O redemoinho é familiar dos encontros divinos de Elias ( 2 Reis 2:1 , 11 ) e Jó ( Jó 38:1 ; 40:6 ). Este motivo é frequentemente acompanhado por imagens de tempestade, que também podem incluir fogo (Isa. 30:30 ). Ter “vento” como elemento para descrever a presença de Deus faz sentido, visto que a palavra hebraica traduzida como “vento” também pode ser traduzida como “espírito/espírito” ( ruach ).
O comissionamento de Ezequiel é particularmente instrutivo, já que não apenas o Senhor vem a ele com um vento, mas com o vento há "fogo flamejante" ( Ezequiel 1:4 ). O fogo ardente é um elemento familiar das cenas da sala do trono do conselho divino (por exemplo, Isa. 6:4 , 6 ; Dan. 7:9 ). É especialmente proeminente nas aparições no Sinai ( Exod. 3:2 ; 19:18 ; 20:18 ; Isa. 4:5 ).
O fogo no Antigo Testamento era um identificador da presença de Deus, uma manifestação visível da glória e essência de Javé. Era também uma forma de descrever seres divinos a serviço de Deus ( Jz 13:20 ; Sl 104:4 ).
Eles estavam sendo escolhidos para pregar as boas novas da obra de Jesus. O fogo os conecta à sala do trono. As línguas são emblemáticas de seu ministério de falar.
Como o Pentecostes se conecta à história da Torre de Babel
À primeira vista, não parece haver muito na descrição de Pentecostes relacionada ao incidente de Babel que teve tanta importância cósmico-geográfica e teológica no Antigo Testamento. Essa primeira olhada seria equivocada.
Há dois termos-chave na passagem que a conectam de volta a Babel de maneira inconfundível. As línguas flamejantes são descritas como “divididas” (grego: diamerizo ), e a multidão, composta de judeus de todas as nações, teria sido “confusa” (grego: suncheo ).
O segundo termo, suncheo (v. 6), é a mesma palavra usada na versão Septuaginta da história de Babel em Gênesis 11:7 : “Vinde, desçamos e confundamos [Septuaginta: suncheo ] a língua deles ali”.

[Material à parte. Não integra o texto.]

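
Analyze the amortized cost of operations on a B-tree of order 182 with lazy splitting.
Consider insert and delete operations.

In a B-tree of order 182, a node splits when it has 182 keys. With lazy splitting, we use potential Phi = number of full nodes + number of near-empty nodes. Each split costs O(1) but reduces potential. Between splits, at least 91 insertions must occur in that node. Amortized structural cost is O(1) per operation, plus O(log_182 n) traversal.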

A multiplicidade de nações representadas no Pentecostes é outro elo com Babel. Cada nação tinha uma língua nacional. Mais importante, todas as nações mencionadas em Atos 2:9–11 foram deserdadas por Javé quando foram divididas.
A outra palavra importante ( diamerizo ; v. 3) também é usada na Septuaginta, mas não em Gênesis 11 . Encontra-se exatamente onde seria de esperar se alguém estivesse pensando em termos cósmico-geográficos - Deuteronômio 32:8 (Septuaginta: “Quando o Altíssimo dividiu [ diamerizo ] as nações, quando dispersou a humanidade, fixou os limites das nações ”). Esta é uma forte indicação de que Lucas está se baseando na Septuaginta, e especificamente na história da Torre de Babel em Gênesis 11 e Deuteronômio 32:8–9 , para descrever os eventos de Pentecostes. O que aconteceu lá tem alguma relação com o que aconteceu em Babel - mas o que é?
Trazendo as nações de volta para casa
No Pentecostes, as línguas são “divididas” ( diamerizo ) ou, talvez de forma mais coerente, “distribuídas” entre os discípulos quando são comissionados para pregar as boas novas às multidões no Pentecostes.
Enquanto os judeus reunidos em Jerusalém para a celebração ouviam e aceitavam as boas novas de Jesus e sua ressurreição, os judeus que aceitavam Jesus como messias levariam essa mensagem de volta para seus países de origem – as nações. A deserdação de Babel seria retificada pela mensagem de Jesus, que é a segunda pessoa de Javé encarnada, e seu Espírito. As nações seriam novamente dele.